Watson concluded that by rejecting tribalism and anthropocentrism, and adopting a biocentric religion that understands and lives within the laws of ecology, “we will find ourselves on a planet living harmoniously with millions of other species who we can, and should, call fellow Earthlings.”

This was a truly remarkable statement, first of all, because Watson recognized that religion is invented for specific purposes, something few religious practitioners themselves ever realize. It is also noteworthy as perhaps the best extant insider-penned summary of radical environmental religion. Watson’s statement represents, moreover, another example of a self-conscious effort to ground religion and ethics in nature, both in one’s personal experience of nature and in an understanding of its laws through science. It is also worth noting that Watson quoted John Muir in his statement, writing at the very time he was serving on the Sierra Club Board of Directors.

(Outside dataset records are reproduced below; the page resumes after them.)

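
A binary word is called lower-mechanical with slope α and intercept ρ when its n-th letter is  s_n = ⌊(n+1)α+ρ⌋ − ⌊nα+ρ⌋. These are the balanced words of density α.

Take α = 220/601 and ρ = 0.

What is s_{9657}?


0

(n+1)α + ρ = (9658·220) / 601 = 2124760/601
nα + ρ     = (9657·220) / 601 = 2124540/601
⌊2124760/601⌋ = 3535,  ⌊2124540/601⌋ = 3535
s_{9657} = 3535 − 3535 = 0


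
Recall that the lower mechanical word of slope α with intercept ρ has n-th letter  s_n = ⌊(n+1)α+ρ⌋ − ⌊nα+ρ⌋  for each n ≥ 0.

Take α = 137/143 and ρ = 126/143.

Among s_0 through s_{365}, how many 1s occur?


351

#1s = Σ_{n=0}^{365} s_n = Σ_{n=0}^{365} (⌊(n+1)α+ρ⌋ − ⌊nα+ρ⌋)
the sum telescopes: every ⌊nα+ρ⌋ with 0 < n < 366 appears once with + and once with −, leaving ⌊366α+ρ⌋ − ⌊0·α+ρ⌋
366α + ρ = (366·137 + 126) / 143 = 50268/143
ρ = 126/143
⌊50268/143⌋ = 351,  ⌊126/143⌋ = 0
#1s = 351 − 0 = 351


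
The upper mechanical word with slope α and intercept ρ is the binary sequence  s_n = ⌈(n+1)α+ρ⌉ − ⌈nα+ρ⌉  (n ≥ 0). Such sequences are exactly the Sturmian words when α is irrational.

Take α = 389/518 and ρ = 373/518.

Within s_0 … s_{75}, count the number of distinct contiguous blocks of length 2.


t_n = ⌈(n·389+373)/518⌉ for n = 0 … 76:
  n=0…9: ⌈373/518⌉=1 ⌈762/518⌉=2 ⌈1151/518⌉=3 ⌈1540/518⌉=3 ⌈1929/518⌉=4 ⌈2318/518⌉=5 ⌈2707/518⌉=6 ⌈3096/518⌉=6 ⌈3485/518⌉=7 ⌈3874/518⌉=8
  n=10…19: ⌈4263/518⌉=9 ⌈4652/518⌉=9 ⌈5041/518⌉=10 ⌈5430/518⌉=11 ⌈5819/518⌉=12 ⌈6208/518⌉=12 ⌈6597/518⌉=13 ⌈6986/518⌉=14 ⌈7375/518⌉=15 ⌈7764/518⌉=15
  n=20…29: ⌈8153/518⌉=16 ⌈8542/518⌉=17 ⌈8931/518⌉=18 ⌈9320/518⌉=18 ⌈9709/518⌉=19 ⌈10098/518⌉=20 ⌈10487/518⌉=21 ⌈10876/518⌉=21 ⌈11265/518⌉=22 ⌈11654/518⌉=23
  n=30…39: ⌈12043/518⌉=24 ⌈12432/518⌉=24 ⌈12821/518⌉=25 ⌈13210/518⌉=26 ⌈13599/518⌉=27 ⌈13988/518⌉=28 ⌈14377/518⌉=28 ⌈14766/518⌉=29 ⌈15155/518⌉=30 ⌈15544/518⌉=31
  n=40…49: ⌈15933/518⌉=31 ⌈16322/518⌉=32 ⌈16711/518⌉=33 ⌈17100/518⌉=34 ⌈17489/518⌉=34 ⌈17878/518⌉=35 ⌈18267/518⌉=36 ⌈18656/518⌉=37 ⌈19045/518⌉=37 ⌈19434/518⌉=38
  n=50…59: ⌈19823/518⌉=39 ⌈20212/518⌉=40 ⌈20601/518⌉=40 ⌈20990/518⌉=41 ⌈21379/518⌉=42 ⌈21768/518⌉=43 ⌈22157/518⌉=43 ⌈22546/518⌉=44 ⌈22935/518⌉=45 ⌈23324/518⌉=46
  n=60…69: ⌈23713/518⌉=46 ⌈24102/518⌉=47 ⌈24491/518⌉=48 ⌈24880/518⌉=49 ⌈25269/518⌉=49 ⌈25658/518⌉=50 ⌈26047/518⌉=51 ⌈26436/518⌉=52 ⌈26825/518⌉=52 ⌈27214/518⌉=53
  n=70…76: ⌈27603/518⌉=54 ⌈27992/518⌉=55 ⌈28381/518⌉=55 ⌈28770/518⌉=56 ⌈29159/518⌉=57 ⌈29548/518⌉=58 ⌈29937/518⌉=58
s_n = t_(n+1) − t_n for n = 0 … 75 gives
prefix = 1101110111011101110111011101110111101110111011101110111011101110111011101110
slide a length-2 window over [0..1] … [74..75] (75 windows); first occurrence of each distinct factor:
  [  0..  1] 11
  [  1..  2] 10
  [  2..  3] 01
  (the other 72 windows repeat one of these)
distinct factors: {01, 10, 11}
count = 3  (Sturmian bound for length 2 is 3)

3


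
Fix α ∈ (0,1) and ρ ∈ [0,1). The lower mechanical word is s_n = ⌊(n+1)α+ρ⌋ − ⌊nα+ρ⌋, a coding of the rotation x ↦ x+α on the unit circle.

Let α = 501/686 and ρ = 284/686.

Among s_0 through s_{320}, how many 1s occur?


#1s = Σ_{n=0}^{320} s_n = Σ_{n=0}^{320} (⌊(n+1)α+ρ⌋ − ⌊nα+ρ⌋)
the sum telescopes: every ⌊nα+ρ⌋ with 0 < n < 321 appears once with + and once with −, leaving ⌊321α+ρ⌋ − ⌊0·α+ρ⌋
321α + ρ = (321·501 + 284) / 686 = 161105/686
ρ = 284/686
⌊161105/686⌋ = 234,  ⌊284/686⌋ = 0
#1s = 234 − 0 = 234

234


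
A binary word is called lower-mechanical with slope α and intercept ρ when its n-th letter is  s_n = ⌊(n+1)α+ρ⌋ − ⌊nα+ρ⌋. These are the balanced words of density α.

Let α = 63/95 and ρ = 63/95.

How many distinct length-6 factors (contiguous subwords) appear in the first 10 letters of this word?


t_n = ⌊(n·63+63)/95⌋ for n = 0 … 10:
  n=0…9: ⌊63/95⌋=0 ⌊126/95⌋=1 ⌊189/95⌋=1 ⌊252/95⌋=2 ⌊315/95⌋=3 ⌊378/95⌋=3 ⌊441/95⌋=4 ⌊504/95⌋=5 ⌊567/95⌋=5 ⌊630/95⌋=6
  n=10: ⌊693/95⌋=7
s_n = t_(n+1) − t_n for n = 0 … 9 gives
prefix = 1011011011
slide a length-6 window over [0..5] … [4..9] (5 windows); first occurrence of each distinct factor:
  [  0..  5] 101101
  [  1..  6] 011011
  [  2..  7] 110110
  (the other 2 windows repeat one of these)
distinct factors: {011011, 101101, 110110}
count = 3  (Sturmian bound for length 6 is 7)

3


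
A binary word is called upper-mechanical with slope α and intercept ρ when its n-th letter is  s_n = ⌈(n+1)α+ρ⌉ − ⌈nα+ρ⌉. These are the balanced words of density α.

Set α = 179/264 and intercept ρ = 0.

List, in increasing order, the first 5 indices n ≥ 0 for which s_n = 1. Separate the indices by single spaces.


0 1 2 4 5

n=0: ⌈179/264⌉−⌈0/264⌉ = 1−0 = 1  ← one
n=1: ⌈358/264⌉−⌈179/264⌉ = 2−1 = 1  ← one
n=2: ⌈537/264⌉−⌈358/264⌉ = 3−2 = 1  ← one
n=3: ⌈716/264⌉−⌈537/264⌉ = 3−3 = 0
n=4: ⌈895/264⌉−⌈716/264⌉ = 4−3 = 1  ← one
n=5: ⌈1074/264⌉−⌈895/264⌉ = 5−4 = 1  ← one
positions of the first 5 ones: 0 1 2 4 5


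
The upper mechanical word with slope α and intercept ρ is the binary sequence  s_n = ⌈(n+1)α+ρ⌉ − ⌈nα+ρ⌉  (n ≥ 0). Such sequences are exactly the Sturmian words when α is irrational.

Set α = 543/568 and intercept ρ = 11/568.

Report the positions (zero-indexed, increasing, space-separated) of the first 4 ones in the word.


1 2 3 4

n=0: ⌈554/568⌉−⌈11/568⌉ = 1−1 = 0
n=1: ⌈1097/568⌉−⌈554/568⌉ = 2−1 = 1  ← one
n=2: ⌈1640/568⌉−⌈1097/568⌉ = 3−2 = 1  ← one
n=3: ⌈2183/568⌉−⌈1640/568⌉ = 4−3 = 1  ← one
n=4: ⌈2726/568⌉−⌈2183/568⌉ = 5−4 = 1  ← one
positions of the first 4 ones: 1 2 3 4


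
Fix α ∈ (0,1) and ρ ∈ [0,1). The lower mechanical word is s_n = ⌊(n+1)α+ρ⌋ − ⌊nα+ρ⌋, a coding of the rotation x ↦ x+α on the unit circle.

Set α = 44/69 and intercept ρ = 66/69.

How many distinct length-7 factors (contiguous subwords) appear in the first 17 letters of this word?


8

t_n = ⌊(n·44+66)/69⌋ for n = 0 … 17:
  n=0…9: ⌊66/69⌋=0 ⌊110/69⌋=1 ⌊154/69⌋=2 ⌊198/69⌋=2 ⌊242/69⌋=3 ⌊286/69⌋=4 ⌊330/69⌋=4 ⌊374/69⌋=5 ⌊418/69⌋=6 ⌊462/69⌋=6
  n=10…17: ⌊506/69⌋=7 ⌊550/69⌋=7 ⌊594/69⌋=8 ⌊638/69⌋=9 ⌊682/69⌋=9 ⌊726/69⌋=10 ⌊770/69⌋=11 ⌊814/69⌋=11
s_n = t_(n+1) − t_n for n = 0 … 16 gives
prefix = 11011011010110110
slide a length-7 window over [0..6] … [10..16] (11 windows); first occurrence of each distinct factor:
  [  0..  6] 1101101
  [  1..  7] 1011011
  [  2..  8] 0110110
  [  4.. 10] 1011010
  [  5.. 11] 0110101
  [  6.. 12] 1101011
  [  7.. 13] 1010110
  [  8.. 14] 0101101
  (the other 3 windows repeat one of these)
distinct factors: {0101101, 0110101, 0110110, 1010110, 1011010, 1011011, 1101011, 1101101}
count = 8  (Sturmian bound for length 7 is 8)


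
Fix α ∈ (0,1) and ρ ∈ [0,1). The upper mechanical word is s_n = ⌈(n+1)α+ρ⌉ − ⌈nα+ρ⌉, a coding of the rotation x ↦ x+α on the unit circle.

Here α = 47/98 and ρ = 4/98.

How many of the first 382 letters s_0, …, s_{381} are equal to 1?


#1s = Σ_{n=0}^{381} s_n = Σ_{n=0}^{381} (⌈(n+1)α+ρ⌉ − ⌈nα+ρ⌉)
the sum telescopes: every ⌈nα+ρ⌉ with 0 < n < 382 appears once with + and once with −, leaving ⌈382α+ρ⌉ − ⌈0·α+ρ⌉
382α + ρ = (382·47 + 4) / 98 = 17958/98
ρ = 4/98
⌈17958/98⌉ = 184,  ⌈4/98⌉ = 1
#1s = 184 − 1 = 183

183


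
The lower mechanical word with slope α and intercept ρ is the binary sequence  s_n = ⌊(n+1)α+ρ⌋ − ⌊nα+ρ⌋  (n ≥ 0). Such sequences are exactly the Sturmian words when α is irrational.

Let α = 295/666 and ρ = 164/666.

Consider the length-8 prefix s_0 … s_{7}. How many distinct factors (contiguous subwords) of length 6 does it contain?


3

t_n = ⌊(n·295+164)/666⌋ for n = 0 … 8:
  n=0…8: ⌊164/666⌋=0 ⌊459/666⌋=0 ⌊754/666⌋=1 ⌊1049/666⌋=1 ⌊1344/666⌋=2 ⌊1639/666⌋=2 ⌊1934/666⌋=2 ⌊2229/666⌋=3 ⌊2524/666⌋=3
s_n = t_(n+1) − t_n for n = 0 … 7 gives
prefix = 01010010
slide a length-6 window over [0..5] … [2..7] (3 windows); first occurrence of each distinct factor:
  [  0..  5] 010100
  [  1..  6] 101001
  [  2..  7] 010010
distinct factors: {010010, 010100, 101001}
count = 3  (Sturmian bound for length 6 is 7)


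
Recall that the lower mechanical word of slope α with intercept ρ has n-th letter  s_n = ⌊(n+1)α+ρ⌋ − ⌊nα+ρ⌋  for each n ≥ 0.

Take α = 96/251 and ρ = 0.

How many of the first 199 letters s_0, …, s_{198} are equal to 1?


#1s = Σ_{n=0}^{198} s_n = Σ_{n=0}^{198} (⌊(n+1)α+ρ⌋ − ⌊nα+ρ⌋)
the sum telescopes: every ⌊nα+ρ⌋ with 0 < n < 199 appears once with + and once with −, leaving ⌊199α+ρ⌋ − ⌊0·α+ρ⌋
199α + ρ = (199·96) / 251 = 19104/251
ρ = 0/251
⌊19104/251⌋ = 76,  ⌊0/251⌋ = 0
#1s = 76 − 0 = 76

76


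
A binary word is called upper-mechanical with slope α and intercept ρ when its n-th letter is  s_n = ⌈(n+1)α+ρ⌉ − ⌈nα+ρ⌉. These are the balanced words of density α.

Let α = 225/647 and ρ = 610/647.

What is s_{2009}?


(n+1)α + ρ = (2010·225 + 610) / 647 = 452860/647
nα + ρ     = (2009·225 + 610) / 647 = 452635/647
⌈452860/647⌉ = 700,  ⌈452635/647⌉ = 700
s_{2009} = 700 − 700 = 0

0


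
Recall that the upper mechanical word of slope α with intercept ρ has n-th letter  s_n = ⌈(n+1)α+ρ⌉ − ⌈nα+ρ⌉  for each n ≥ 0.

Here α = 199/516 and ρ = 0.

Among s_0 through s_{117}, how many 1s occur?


46

#1s = Σ_{n=0}^{117} s_n = Σ_{n=0}^{117} (⌈(n+1)α+ρ⌉ − ⌈nα+ρ⌉)
the sum telescopes: every ⌈nα+ρ⌉ with 0 < n < 118 appears once with + and once with −, leaving ⌈118α+ρ⌉ − ⌈0·α+ρ⌉
118α + ρ = (118·199) / 516 = 23482/516
ρ = 0/516
⌈23482/516⌉ = 46,  ⌈0/516⌉ = 0
#1s = 46 − 0 = 46


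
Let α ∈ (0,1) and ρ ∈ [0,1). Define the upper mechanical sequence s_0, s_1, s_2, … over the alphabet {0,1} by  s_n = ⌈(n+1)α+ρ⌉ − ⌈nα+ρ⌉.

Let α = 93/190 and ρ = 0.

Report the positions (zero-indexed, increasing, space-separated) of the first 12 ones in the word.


0 2 4 6 8 10 12 14 16 18 20 22

n=0: ⌈93/190⌉−⌈0/190⌉ = 1−0 = 1  ← one
n=1: ⌈186/190⌉−⌈93/190⌉ = 1−1 = 0
n=2: ⌈279/190⌉−⌈186/190⌉ = 2−1 = 1  ← one
n=3: ⌈372/190⌉−⌈279/190⌉ = 2−2 = 0
n=4: ⌈465/190⌉−⌈372/190⌉ = 3−2 = 1  ← one
n=5: ⌈558/190⌉−⌈465/190⌉ = 3−3 = 0
n=6: ⌈651/190⌉−⌈558/190⌉ = 4−3 = 1  ← one
n=7: ⌈744/190⌉−⌈651/190⌉ = 4−4 = 0
n=8: ⌈837/190⌉−⌈744/190⌉ = 5−4 = 1  ← one
n=9: ⌈930/190⌉−⌈837/190⌉ = 5−5 = 0
n=10: ⌈1023/190⌉−⌈930/190⌉ = 6−5 = 1  ← one
n=11: ⌈1116/190⌉−⌈1023/190⌉ = 6−6 = 0
n=12: ⌈1209/190⌉−⌈1116/190⌉ = 7−6 = 1  ← one
n=13: ⌈1302/190⌉−⌈1209/190⌉ = 7−7 = 0
n=14: ⌈1395/190⌉−⌈1302/190⌉ = 8−7 = 1  ← one
n=15: ⌈1488/190⌉−⌈1395/190⌉ = 8−8 = 0
n=16: ⌈1581/190⌉−⌈1488/190⌉ = 9−8 = 1  ← one
n=17: ⌈1674/190⌉−⌈1581/190⌉ = 9−9 = 0
n=18: ⌈1767/190⌉−⌈1674/190⌉ = 10−9 = 1  ← one
n=19: ⌈1860/190⌉−⌈1767/190⌉ = 10−10 = 0
n=20: ⌈1953/190⌉−⌈1860/190⌉ = 11−10 = 1  ← one
n=21: ⌈2046/190⌉−⌈1953/190⌉ = 11−11 = 0
n=22: ⌈2139/190⌉−⌈2046/190⌉ = 12−11 = 1  ← one
positions of the first 12 ones: 0 2 4 6 8 10 12 14 16 18 20 22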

This suggests that dark green religion, which finds perhaps its most fervent proponents in deep ecological and radical environmentalist subcultures, enjoys support in politically moderate sectors of the global environmentalist milieu as well.

The Shadow and Radical Environmentalism

Of course, radical environmentalists have been both feared and harshly criticized, and these critiques have religious, secular, and ethical dimensions. In the culture at large it is not uncommon to hear devotees of Abrahamic religions denouncing the environmental radicals and others engaged in nature-focused religion, casting them as spiritually dangerous and heretical, idolatrous in their worship of the creation rather than God. Politicians, law-enforcement officials, scholars, and many ordinary citizens decry what they judge to be illegal, violent, and antidemocratic tactics. Agents of the Federal Bureau of Investigation have asserted that radical environmentalists and animal rights activists (which they conflate) pose the foremost threat of domestic terrorism. Some antiterrorism researchers, novelists, and screenwriters ponder whether ecoradicals will deploy weapons of mass destruction to precipitate the collapse of civilization and reduce human numbers to a carrying capacity the earth can support. Still others fear that nature religions, including radical environmentalism, are ultimately misanthropic and harbor fascistic designs.74 Given the incendiary tactics and rhetoric sometimes deployed by such activists, these fears are understandable. Yet given mounting evidence of the precipitous decline in earth’s life-support systems, the apocalyptic expectations that fuel environmental resistance are also understandable.

The heart of dark green religion does not lie, however, in the tactics and strategies engaged in or supported by its various participants; among radical environmentalists and others engaged in dark green religion, there are diverse views about what is permissible and impermissible with regard to whether and when lawbreaking or violence should be risked and is morally acceptable.75 The heart of dark green religion is to be found in the belief that everything in the biosphere is interdependent, intrinsically valuable, and sacred.

By now it should be clear that dark green religion exists, has many forms, and is increasingly global. But is it only found within environmentalist and conservationist subcultures? Or is it escaping such enclaves and providing a religious and ethical alternative more widely? Whether one is sympathetic toward dark green religion or fearful of it, these are important questions. Posed differently: how long is the shadow of dark green religion?